Importing the Sherman Act

Much as they may inveigh against over-zealous trustbusting, most U.S. businessmen agree that one reason why U.S. industry has outstripped Europe over most of the past half-century has been Europe's easy tolerance of cartels. Last week in Brussels, the Ministerial Council of the six-nation Common Market approved the toughest antitrust regulation Europe has ever seen. Binding on all Common Market members under the 1957 Treaty of Rome, the new regulation will also affect U.S. businessmen who sell their products in the Common Market, manufacture within it, or have patent or license deals with firms that do.
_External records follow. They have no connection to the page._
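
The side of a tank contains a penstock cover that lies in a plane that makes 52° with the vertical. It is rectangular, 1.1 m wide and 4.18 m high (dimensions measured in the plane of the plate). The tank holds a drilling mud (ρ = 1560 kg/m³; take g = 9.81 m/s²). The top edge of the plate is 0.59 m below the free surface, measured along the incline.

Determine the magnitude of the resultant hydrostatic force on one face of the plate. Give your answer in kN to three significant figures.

γ = ρg = 1560 × 9.81 / 1000 = 15.3036 kN/m³.
The plate makes 52° with the vertical, i.e. θ = 90° − 52° = 38° to the horizontal. Measuring y along the incline from the free-surface line, vertical depth h = y·sinθ with sinθ = 0.615661.
The centroid lies 4.18/2 = 2.09 m below the top edge, so y_c = 0.59 + 2.09 = 2.68 m and h_c = 2.68 × 0.615661 = 1.64997 m.
A = 1.1 × 4.18 = 4.598 m².
Resultant F = γ·h_c·A = 15.3036 × 1.64997 × 4.598 = 116.102 kN.

F ≈ 116 kN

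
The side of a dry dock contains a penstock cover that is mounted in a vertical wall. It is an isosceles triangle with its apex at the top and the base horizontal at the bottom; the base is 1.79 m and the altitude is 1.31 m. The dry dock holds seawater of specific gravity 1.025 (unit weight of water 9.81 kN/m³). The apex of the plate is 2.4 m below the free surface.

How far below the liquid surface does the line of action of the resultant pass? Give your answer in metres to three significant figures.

h_p = 3.30 m

γ = 1.025 × 9.81 = 10.05525 kN/m³.
With the apex up, the centroid sits 2h/3 = 2 × 1.31/3 = 0.873333 m below the apex, so the centroid depth is h_c = 2.4 + 0.873333 = 3.27333 m.
A = ½ × 1.79 × 1.31 = 1.17245 m².
Resultant F = γ·h_c·A = 10.05525 × 3.27333 × 1.17245 = 38.5902 kN.
I_c = b·h³/36 = 1.79 × 1.31³/36 = 0.11178 m⁴.
Centre of pressure: y_p = y_c + I_c/(y_c·A) = 3.27333 + 0.11178/(3.27333 × 1.17245) = 3.27333 + 0.0291259 = 3.30246 m along the plane.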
Barred under the new Common Market regulation will be any agreements "which are likely to affect trade between member states and which have as their object or result the prevention, restriction or distortion of competition within the Common Market." Companies are required to declare by Aug. 1 the details of existing agreements that come within this sweeping language--or suffer penalties if they are discovered later. Any company that fails to scrap or revise an offending agreement can be fined up to $1,000,000.
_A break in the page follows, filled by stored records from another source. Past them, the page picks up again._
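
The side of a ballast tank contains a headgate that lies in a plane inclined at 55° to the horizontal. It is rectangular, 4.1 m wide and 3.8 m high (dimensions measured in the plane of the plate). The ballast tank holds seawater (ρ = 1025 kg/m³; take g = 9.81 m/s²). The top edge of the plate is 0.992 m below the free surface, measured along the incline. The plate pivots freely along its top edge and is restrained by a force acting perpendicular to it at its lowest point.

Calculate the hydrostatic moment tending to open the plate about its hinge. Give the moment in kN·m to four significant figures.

M ≈ 859.6 kN·m

γ = ρg = 1025 × 9.81 / 1000 = 10.05525 kN/m³.
Let θ = 55° be the plate's angle to the horizontal; measure y along the incline from where the plane meets the free surface. Vertical depth h = y·sinθ with sinθ = 0.819152.
The centroid lies 3.8/2 = 1.9 m below the top edge, so y_c = 0.992 + 1.9 = 2.892 m and h_c = 2.892 × 0.819152 = 2.36899 m.
A = 4.1 × 3.8 = 15.58 m².
Resultant F = γ·h_c·A = 10.05525 × 2.36899 × 15.58 = 371.128 kN.
I_c = b·h³/12 = 4.1 × 3.8³/12 = 18.7479 m⁴.
Centre of pressure: y_p = y_c + I_c/(y_c·A) = 2.892 + 18.7479/(2.892 × 15.58) = 2.892 + 0.41609 = 3.30809 m along the plane.
The resultant acts 1.9 + 0.41609 = 2.31609 m (along the plate) below the hinge at the top edge, so the moment about the hinge is M = F × 2.31609 = 371.128 × 2.31609 = 859.566 kN·m.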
Correcting the Common. To enforce the new regulation and to pass upon the acceptability of past and future cartel agreements, the Common Market has a trustbusting department headed by Dutch Economist Pieter VerLoren van Themaat, 45, who rejoices in the resounding title of Director General of Competition. After talking things over with him. George Nebolsine, a top New York international lawyer, concluded that "the department is not going to be lenient.'' Nebolsine also believes that it may well challenge "such very common business practices as the appointment of exclusive dealers in a foreign country, restrictions under patent and know-how licenses, joint ventures for the production of components or materials, and distribution arrangements."

Clearly, a lot of litigation lies ahead. The Common Market members are thin on legal precedent in the antitrust field: France, Germany, Belgium and The Netherlands have relatively lax national antitrust laws, while Italy and Luxembourg have none at all. This free-and-easy situation results partly from the reality that the economy of Italy, for example, can support only one automaking giant such as Fiat. The Common Market trustbusters are not expected to attack bigness as such. But they are expected to crack down on "abuses" of bigness such as price fixing and market sharing. Officials of VerLoren van Themaat's department are empowered to dig into the books of any company operating in the Common Market.
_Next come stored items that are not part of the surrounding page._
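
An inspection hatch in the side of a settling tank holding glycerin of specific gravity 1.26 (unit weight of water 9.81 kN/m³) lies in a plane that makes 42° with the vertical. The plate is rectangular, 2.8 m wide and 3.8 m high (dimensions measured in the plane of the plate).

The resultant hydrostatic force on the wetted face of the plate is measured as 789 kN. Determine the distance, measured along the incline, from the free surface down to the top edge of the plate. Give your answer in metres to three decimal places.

γ = 1.26 × 9.81 = 12.3606 kN/m³.
A = 2.8 × 3.8 = 10.64 m².
From F = γ·h_c·A, the centroid depth is h_c = 789/(12.3606 × 10.64) = 5.99923 m.
The plate makes 42° with the vertical, i.e. θ = 90° − 42° = 48° to the horizontal. Measuring y along the incline from the free-surface line, vertical depth h = y·sinθ with sinθ = 0.743145.
Along the incline, y_c = h_c/sinθ = 5.99923/0.743145 = 8.07276 m.
The centroid lies 3.8/2 = 1.9 m below the top edge, so the top edge sits at y_top = 8.07276 − 1.9 = 6.17276 m along the incline.

y_top ≈ 6.173 m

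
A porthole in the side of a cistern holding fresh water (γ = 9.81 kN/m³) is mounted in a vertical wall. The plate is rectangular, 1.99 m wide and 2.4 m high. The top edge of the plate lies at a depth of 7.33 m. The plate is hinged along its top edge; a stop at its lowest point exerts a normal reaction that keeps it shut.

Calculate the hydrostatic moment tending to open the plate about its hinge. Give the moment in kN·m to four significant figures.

M ≈ 502.1 kN·m

γ = 9.81 kN/m³.
The centroid lies 2.4/2 = 1.2 m below the top edge, so the centroid depth is h_c = 7.33 + 1.2 = 8.53 m.
A = 1.99 × 2.4 = 4.776 m².
Resultant F = γ·h_c·A = 9.81 × 8.53 × 4.776 = 399.652 kN.
I_c = b·h³/12 = 1.99 × 2.4³/12 = 2.29248 m⁴.
Centre of pressure: y_p = y_c + I_c/(y_c·A) = 8.53 + 2.29248/(8.53 × 4.776) = 8.53 + 0.056272 = 8.58627 m along the plane.
The resultant acts 1.2 + 0.056272 = 1.25627 m (along the plate) below the hinge at the top edge, so the moment about the hinge is M = F × 1.25627 = 399.652 × 1.25627 = 502.071 kN·m.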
Early Warning. Many U.S. entrepreneurs in the Common Market will thus have to worry about possible antitrust prosecution from three different quarters--the U.S., the European nation in which they are operating and the Common Market. In some respects, they are apt to find the Common Market code the clearest and easiest to comply with. In contrast to the U.S., where the Justice Department cannot always predict whether the courts will find a proposed deal in violation of the antitrust laws, businessmen are promised a solid ruling in advance from the Common Market trustbusters. Equally important, the Common Market commission is expected to condone any cartel that it judges to be economically necessary or beneficial.

The prospect of U.S. businesses competing against the emerging giants of the Common Market is prompting some re-evaluation of U.S. antitrust laws. Though no one talks of emasculating the Sherman or Clayton acts, there are already suggestions that the U.S. may have to be more lenient toward bigness in business if it is to compete effectively in today's bigger world market.